Columnistas

¿Y si Einstein daría examen?

Muchas veces en evaluaciones universitarias predominan los méritos políticos sobre los académicos

La Razón (Edición Impresa) / Yuri F. Tórrez

05:20 / 19 de mayo de 2015

Hace menos de dos años en este mismo espacio escribí un artículo sobre la perversidad de los juegos políticos en las universidades públicas del país, que carcomían su sentido académico. En aquella ocasión terminaba con una pregunta insoslayable: ¿quién le pone el cascabel al gato? Poco ha tardado para que en la Universidad Mayor de San Simón (UMSS) de Cochabamba se desatara de la peor manera una crisis que tiene en esos juegos políticos la génesis de sus males.
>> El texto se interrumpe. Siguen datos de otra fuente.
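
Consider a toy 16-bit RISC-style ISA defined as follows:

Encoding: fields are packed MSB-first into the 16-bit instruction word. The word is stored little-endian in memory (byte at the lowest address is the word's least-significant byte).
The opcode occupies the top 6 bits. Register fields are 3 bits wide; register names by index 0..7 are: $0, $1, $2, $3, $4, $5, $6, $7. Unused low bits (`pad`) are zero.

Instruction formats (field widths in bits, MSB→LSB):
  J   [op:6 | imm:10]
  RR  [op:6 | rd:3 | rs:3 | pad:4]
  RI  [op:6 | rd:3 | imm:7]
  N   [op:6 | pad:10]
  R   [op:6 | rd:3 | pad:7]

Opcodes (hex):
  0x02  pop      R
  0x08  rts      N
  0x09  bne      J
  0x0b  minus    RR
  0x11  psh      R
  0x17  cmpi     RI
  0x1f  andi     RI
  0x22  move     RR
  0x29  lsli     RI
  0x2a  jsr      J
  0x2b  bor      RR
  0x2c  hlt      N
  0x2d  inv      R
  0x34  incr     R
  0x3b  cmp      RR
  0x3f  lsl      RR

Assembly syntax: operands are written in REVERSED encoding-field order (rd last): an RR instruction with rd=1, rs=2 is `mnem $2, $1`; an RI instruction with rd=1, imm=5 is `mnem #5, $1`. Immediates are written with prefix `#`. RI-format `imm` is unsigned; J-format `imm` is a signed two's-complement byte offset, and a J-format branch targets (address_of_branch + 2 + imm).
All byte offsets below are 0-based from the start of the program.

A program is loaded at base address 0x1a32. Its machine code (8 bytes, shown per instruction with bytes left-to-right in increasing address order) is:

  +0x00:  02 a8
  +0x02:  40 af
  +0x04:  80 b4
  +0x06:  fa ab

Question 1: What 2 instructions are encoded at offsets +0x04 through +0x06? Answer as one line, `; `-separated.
+0x04: 80 b4 ⇒ word 0xb480 (little)
  opcode bits[15:10]=0x2d: inv/R
  [9:7] rd=1 = $1
+0x06: fa ab ⇒ word 0xabfa (little)
  opcode bits[15:10]=0x2a: jsr/J
  [9:0] imm=1018 (s10→-6) = #-6

inv $1; jsr #-6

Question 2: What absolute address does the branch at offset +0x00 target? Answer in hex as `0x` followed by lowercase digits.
0x1a36

[00] 02 a8 → 0xa802
  top 6b → 0x2a → jsr [J]
  imm@[9:0]=0x2 ⇒ #2
  target = base 0x1a32 + off 0x00 + 2 + imm 2 = 0x1a36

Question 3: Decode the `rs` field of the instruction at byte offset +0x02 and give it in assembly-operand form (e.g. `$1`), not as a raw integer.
@+02  little-endian(40 af) = 0xaf40
  opcode bits[15:10]=0x2b: bor/RR
  [9:7] rd=6 = $6
  [6:4] rs=4 = $4

$4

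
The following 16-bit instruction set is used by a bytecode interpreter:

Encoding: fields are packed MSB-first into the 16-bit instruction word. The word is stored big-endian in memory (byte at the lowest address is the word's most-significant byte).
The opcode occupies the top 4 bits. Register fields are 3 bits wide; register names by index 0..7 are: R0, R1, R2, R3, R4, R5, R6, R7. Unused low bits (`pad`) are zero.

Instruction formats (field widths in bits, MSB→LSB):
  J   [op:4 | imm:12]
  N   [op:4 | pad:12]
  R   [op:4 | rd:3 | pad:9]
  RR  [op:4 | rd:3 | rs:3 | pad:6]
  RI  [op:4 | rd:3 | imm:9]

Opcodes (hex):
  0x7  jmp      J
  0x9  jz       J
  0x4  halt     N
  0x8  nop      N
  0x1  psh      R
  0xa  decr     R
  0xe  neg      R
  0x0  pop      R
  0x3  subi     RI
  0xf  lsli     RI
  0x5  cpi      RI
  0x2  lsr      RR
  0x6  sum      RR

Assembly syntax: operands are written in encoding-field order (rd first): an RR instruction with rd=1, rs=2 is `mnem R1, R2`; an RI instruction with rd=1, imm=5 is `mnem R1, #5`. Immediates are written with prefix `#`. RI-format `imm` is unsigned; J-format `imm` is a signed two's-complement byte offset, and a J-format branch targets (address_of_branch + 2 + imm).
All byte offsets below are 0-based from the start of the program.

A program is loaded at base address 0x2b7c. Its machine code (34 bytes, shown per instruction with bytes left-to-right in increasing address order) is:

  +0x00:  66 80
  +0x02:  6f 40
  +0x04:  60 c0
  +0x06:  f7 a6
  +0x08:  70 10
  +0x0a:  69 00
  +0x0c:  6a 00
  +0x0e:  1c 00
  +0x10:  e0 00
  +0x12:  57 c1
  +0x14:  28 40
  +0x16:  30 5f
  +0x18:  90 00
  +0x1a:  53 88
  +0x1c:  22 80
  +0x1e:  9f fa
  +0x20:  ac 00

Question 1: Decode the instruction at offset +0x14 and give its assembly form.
@+14  big-endian(28 40) = 0x2840
  op=0x2840>>12=0x2 ⇒ lsr (RR)
  [11:9] rd=4 = R4
  [8:6] rs=1 = R1

lsr R4, R1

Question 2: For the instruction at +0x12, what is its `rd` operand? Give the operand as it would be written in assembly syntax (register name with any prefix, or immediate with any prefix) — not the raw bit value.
R3

@+12  big-endian(57 c1) = 0x57c1
  opcode bits[15:12]=0x5: cpi/RI
  [11:9] rd=3 = R3
  [8:0] imm=449 = #449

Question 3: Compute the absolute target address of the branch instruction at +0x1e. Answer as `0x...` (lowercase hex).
[1e] 9f fa → 0x9ffa
  opcode bits[15:12]=0x9: jz/J
  imm: (w>>0)&0xfff=0xffa (s12→-6) → #-6
  target = base 0x2b7c + off 0x1e + 2 + imm -6 = 0x2b96

0x2b96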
Toda crisis tiene un efecto revelador. Desnuda, pone en evidencia, lo aparente se evapora para devenir en realidad dramática y lacerante. René Zavaleta con su lucidez intelectual diría “la crisis es un método de conocimiento”. Como si se hubiese hurgado el avispero, la resolución del Consejo Universitario de la UMSS determinando la titularización de los docentes extraordinarios desató una movilización estudiantil, precipitando el conflicto al punto de conducir a la universidad a su propia hecatombe.

Esta resolución se originó como parte del juego político de cara a las próximas elecciones para rector programadas para este año. La dirigencia universitaria también apuesta a sus propios intereses, considerando la próxima elección para la Federación Universitaria Local (FUL). Así queda establecido el tablero de este conflicto. Cualquier solución racional y académica en este conflicto es una quimera, ya que la salida es esencialmente parte de los cálculos políticos.
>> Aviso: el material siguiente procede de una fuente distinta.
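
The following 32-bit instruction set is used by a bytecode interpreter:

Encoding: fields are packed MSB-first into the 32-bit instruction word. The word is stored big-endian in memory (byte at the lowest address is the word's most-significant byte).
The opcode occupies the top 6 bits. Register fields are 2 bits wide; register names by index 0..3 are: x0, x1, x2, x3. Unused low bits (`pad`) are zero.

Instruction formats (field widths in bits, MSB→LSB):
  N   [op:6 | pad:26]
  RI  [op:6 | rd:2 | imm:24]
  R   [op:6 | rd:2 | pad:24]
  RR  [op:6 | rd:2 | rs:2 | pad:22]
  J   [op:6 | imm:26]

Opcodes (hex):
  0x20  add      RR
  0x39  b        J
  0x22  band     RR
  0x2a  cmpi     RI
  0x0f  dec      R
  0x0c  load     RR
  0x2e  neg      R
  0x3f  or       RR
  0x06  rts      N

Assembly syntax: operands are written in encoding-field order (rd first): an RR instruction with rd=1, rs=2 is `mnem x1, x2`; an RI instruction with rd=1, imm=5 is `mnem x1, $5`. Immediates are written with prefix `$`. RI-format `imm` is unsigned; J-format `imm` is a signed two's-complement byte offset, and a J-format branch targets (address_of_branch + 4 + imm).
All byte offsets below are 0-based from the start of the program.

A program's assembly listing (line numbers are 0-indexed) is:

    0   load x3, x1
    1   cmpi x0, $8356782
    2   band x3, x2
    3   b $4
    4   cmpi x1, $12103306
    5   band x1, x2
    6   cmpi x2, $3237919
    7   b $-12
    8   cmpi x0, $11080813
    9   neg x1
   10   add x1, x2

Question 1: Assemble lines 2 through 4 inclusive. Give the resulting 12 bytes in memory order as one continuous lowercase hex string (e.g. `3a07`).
8b800000e4000004a9b8ae8a

L2: band op=0x22:6|rd=3:2|rs=2:2|pad=0:22 ⇒ 0x8b800000 ⇒ big 8b 80 00 00
L3: b op=0x39:6|imm=4:26 ⇒ 0xe4000004 ⇒ big e4 00 00 04
L4: cmpi op=0x2a:6|rd=1:2|imm=12103306:24 ⇒ 0xa9b8ae8a ⇒ big a9 b8 ae 8a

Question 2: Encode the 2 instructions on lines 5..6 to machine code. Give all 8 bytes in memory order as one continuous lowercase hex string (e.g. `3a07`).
5. band fields op=0x22:6|rd=1:2|rs=2:2|pad=0:22 → word 89800000h → 89 80 00 00
6. cmpi fields op=0x2a:6|rd=2:2|imm=3237919:24 → word aa31681fh → aa 31 68 1f

89800000aa31681f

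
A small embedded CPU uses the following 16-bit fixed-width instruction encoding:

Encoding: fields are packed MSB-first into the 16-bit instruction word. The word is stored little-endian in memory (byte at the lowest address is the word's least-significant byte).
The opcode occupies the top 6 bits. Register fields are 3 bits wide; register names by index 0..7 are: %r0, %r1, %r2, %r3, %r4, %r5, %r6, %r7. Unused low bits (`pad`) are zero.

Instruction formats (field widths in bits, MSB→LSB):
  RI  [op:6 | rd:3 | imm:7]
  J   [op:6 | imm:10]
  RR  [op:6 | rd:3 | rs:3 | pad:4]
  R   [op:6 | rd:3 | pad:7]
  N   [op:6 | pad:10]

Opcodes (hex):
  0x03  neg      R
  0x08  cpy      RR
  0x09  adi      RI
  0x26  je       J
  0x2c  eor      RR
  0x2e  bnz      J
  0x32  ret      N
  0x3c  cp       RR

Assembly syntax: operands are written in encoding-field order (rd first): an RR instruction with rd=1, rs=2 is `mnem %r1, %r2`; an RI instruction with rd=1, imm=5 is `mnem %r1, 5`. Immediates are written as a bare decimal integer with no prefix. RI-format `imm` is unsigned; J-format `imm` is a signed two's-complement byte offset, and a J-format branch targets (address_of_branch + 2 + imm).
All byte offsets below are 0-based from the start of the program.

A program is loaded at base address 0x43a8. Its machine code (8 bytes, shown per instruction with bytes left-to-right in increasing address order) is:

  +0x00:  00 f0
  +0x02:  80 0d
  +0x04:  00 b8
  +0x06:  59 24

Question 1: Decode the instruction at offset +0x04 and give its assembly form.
[04] 00 b8 → 0xb800
  opcode bits[15:10]=0x2e: bnz/J
  imm@[9:0]=0x0 ⇒ 0

bnz 0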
Con aspavientos hacia la opinión pública, la dirigencia estudiantil sostiene que los docentes extraordinarios tienen miedo de dar exámenes que acrediten su titularidad. Aunque posiblemente tengan razón, no explican por qué entre los muchos que se resisten a estos exámenes están también quienes tienen méritos académicos e intelectuales. Hace unos días pregunté a un amigo sobre su disponibilidad para dichos exámenes en su calidad de docente extraordinario en la UMSS, con doctorado y prestigio intelectual a prueba de cualquier evaluación, más allá del título, él confesó: “No jodan, yo tengo miedo”.

Este “miedo” no está asociado a la supuesta mediocridad docente, que se alude en el discurso estudiantil, sino a la forma de evaluación, donde normalmente predominan los méritos políticos o agilidad de maniobra por sobre los académicos. Si viviera Albert Einstein y se animaría a someterse a un examen de titularidad en la UMSS, sin pertenecer a un grupo de poder docente y/o estudiantil que gobierne en aquel espacio, seguramente se aplazaría. En todo caso, aquí estriba el meollo de la cuestión, el resto es “juego de espejos” lesionando gravemente la imagen de San Simón.

Lo más grave y preocupante de todo es que ni siquiera la solución de este conflicto estaría zanjando el tema de fondo: una crisis universitaria que nadie se anima a enfrentar seria y valientemente. No sé ustedes, pero yo estoy cansado y escarmentado. Poco a poco he aprendido que las explicaciones a la crisis universitaria desde una postura normativa no tienen sentido, pues la cultura institucional ha llegado a asentarse en juegos de poder mezquinos y perversos sin cabida para soluciones estructurales a la crisis académica. Es bueno hacer saber, pues, las barbaridades que se cometen en las entrañas del claustro universitario por parte de los distintos grupos de poder (autoridades, docentes, universitarios y administrativos), a quienes les decimos, con palabras de Cervantes: “Tú mismo te has forjado tu ventura”.